LilyPond uses a single construct to nest tuplets arbitrarily:
\new stafftools.RhythmicStaff {
\time 7/8
\times 7/8 {
c8.
\times 7/5 { c16 c16 c16 c16 c16 }
\times 3/5 { c8 c8 c8 c8 c8 }
}
}
abjad> staff = stafftools.RhythmicStaff([Measure((7, 8), [])])
abjad> measure = staff[0]
abjad> measure.append(Note('c8.'))
abjad> measure.append(Tuplet(Fraction(7, 5), 5 * Note('c16')))
abjad> spannertools.BeamSpanner(measure[-1])
abjad> measure.append(Tuplet(Fraction(3, 5), 5 * Note('c8')))
abjad> spannertools.BeamSpanner(measure[-1])
abjad> Tuplet(Fraction(7, 8), measure.music)
abjad> staff.override.tuplet_bracket.bracket_visibility = True
abjad> staff.override.tuplet_bracket.padding = 1.6
abjad> show(staff)
LilyPond’s tuplet input syntax works the same as any other recursive construct.
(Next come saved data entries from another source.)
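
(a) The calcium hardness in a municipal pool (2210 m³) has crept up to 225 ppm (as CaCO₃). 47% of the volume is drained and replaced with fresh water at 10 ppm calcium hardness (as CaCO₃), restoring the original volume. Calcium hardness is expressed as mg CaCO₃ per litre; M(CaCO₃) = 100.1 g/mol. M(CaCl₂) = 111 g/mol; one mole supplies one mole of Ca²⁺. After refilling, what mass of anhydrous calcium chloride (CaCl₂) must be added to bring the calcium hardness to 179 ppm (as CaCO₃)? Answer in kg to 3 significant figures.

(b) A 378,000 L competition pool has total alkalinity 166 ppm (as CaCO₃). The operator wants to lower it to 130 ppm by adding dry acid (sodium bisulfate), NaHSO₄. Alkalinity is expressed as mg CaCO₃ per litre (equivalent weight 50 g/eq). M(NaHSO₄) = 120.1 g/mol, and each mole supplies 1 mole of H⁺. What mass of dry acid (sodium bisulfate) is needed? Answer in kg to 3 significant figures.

(a) 135 kg; (b) 32.7 kg

(a) Volume: 2210 m³ = 2,210,000 L.
(a) After draining 47% and refilling: 225 × 0.53 + 10 × 0.47 = 123.95 ppm.
(a) Deficit to target: 179 − 123.95 = 55.05 mg/L.
(a) As CaCO₃: 55.05 mg/L × 2,210,000 L = 121,700 g; ÷ 100.1 = 1215 mol Ca²⁺.
(a) Mass: 1215 × 111 = 134,900 g.

(b) Alkalinity to neutralize: (166 − 130) = 36 mg/L as CaCO₃ × 378,000 L = 13,610 g as CaCO₃.
(b) Equivalents of H⁺ required: 13,610 ÷ 50 g/eq = 272.2 eq = 272.2 mol NaHSO₄.
(b) Mass of NaHSO₄: 272.2 × 120.1 = 32,690 g.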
LilyPond engraves tupletted notes interrupted by nontupletted notes correctly:
\new Staff {
\times 4/7 { c'16 c'16 c'16 c'16 }
c'8 c'8
\times 4/7 { c'16 c'16 c'16 }
}
abjad> t = Tuplet(Fraction(4, 7), Note(0, (1, 16)) * 4)
abjad> notes = Note(0, (1, 8)) * 2
abjad> u = Tuplet(Fraction(4, 7), Note(0, (1, 16)) * 3)
abjad> spannertools.BeamSpanner(t)
abjad> spannertools.BeamSpanner(notes)
abjad> spannertools.BeamSpanner(u)
abjad> measure = Measure((4, 8), [t] + notes + [u])
abjad> staff = stafftools.RhythmicStaff([measure])
abjad> show(staff)
The rhythm above rewrites with time signatures in place of tuplets:
\new Staff {
\time 4/28 c'16 c'16 c'16 c'16 |
\time 2/8 c'8 c'8 |
\time 3/28 c'16 c'16 c'16 |
}
abjad> t = Measure((4, 28), Note(0, (1, 16)) * 4)
abjad> u = Measure((2, 8), Note(0, (1, 8)) * 2)
abjad> v = Measure((3, 28), Note(0, (1, 16)) * 3)
abjad> spannertools.BeamSpanner(t)
abjad> spannertools.BeamSpanner(u)
abjad> spannertools.BeamSpanner(v)
abjad> staff = stafftools.RhythmicStaff([t, u, v])
abjad> show(staff)
The time signatures 4/28 and 3/28 here have a denominator not equal to 4, 8, 16 or any other nonnegative integer power of two. Abjad calls such time signatures nonbinary meters and LilyPond engraves them correctly.
Most engraving packages make the concept of the measure out to be more important than it should. We see evidence of this wherever an engraving package makes it difficult for either a long note or the notes of a tuplet to cross a barline. These difficulties come from working the idea of measure-as-container deep into object model of the package.
There is a competing way to model the musical measure that we might call the measure-as-background way of thinking about things. Western notation pratice started absent any concept of the barline, introduced the idea gradually, and has since retreated from the necessity of the convention. Engraving packages that pick out an understanding of the barline from the 18th or 19th centuries subscribe to the measure-as-container view of things and oversimplify the problem. One result of this is to render certain barline-crossing rhythmic figures either an inelegant hack or an outright impossibility. LilyPond eschews the measure-as-container model in favor of the measure-as-background model better able to handle both earlier and later notation practice.